For the cupcakes: heat the oven to 180°C (160° fan) 350°F gas 4. Place 12 paper cases in a bun tin.
2.
Toast the cashew nuts in a nonstick frying pan over a medium heat and set aside to cool.
3.
Beat the butter and sugar in a mixing bowl until creamy. Stir in the eggs one by one.
4.
Mix the flour with the ground nuts, baking powder, salt and oatmeal. Stir into the mixture with the yoghurt.
5.
Set aside 60g cranberries for the decoration and stir the rest into the mixture.
6.
Spoon into the paper cases and sprinkle with the toasted cashew nuts.
7.
Bake for 30 minutes until golden and risen. Cool in the tin for 5 minutes then place on a wire rack to cool completely.
8.
For the topping: mix together 3 tablespoons milk, the cornflour, vanilla extract and sugar.
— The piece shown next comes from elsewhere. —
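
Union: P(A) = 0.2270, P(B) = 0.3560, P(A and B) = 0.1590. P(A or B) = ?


P(A∪B) = 0.2270 + 0.3560 - 0.1590
= 0.5830 - 0.1590
= 0.4240

P(A∪B) = 0.4240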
Slit the vanilla pod lengthwise and scrape out the paste into a pan. Heat the vanilla paste and pod with the rest of the milk and bring to a boil. Whisk in the cornflour mixture and bring to a boil, then remove the pan from the heat. Allow the custard to cool, stirring several times.
9.
Remove the vanilla pod. Beat the butter until creamy and whisk into the cool custard. Chill for at least 30 minutes.
10.
Heat the remaining cranberries with the icing sugar and 2 tablespoons water in a pan and bring to a boil, stirring. Allow the cranberries and their syrup to cool.
11.
Spoon the buttercream into a piping bag and pipe onto the cakes. Spoon the cranberries on top and drizzle with syrup.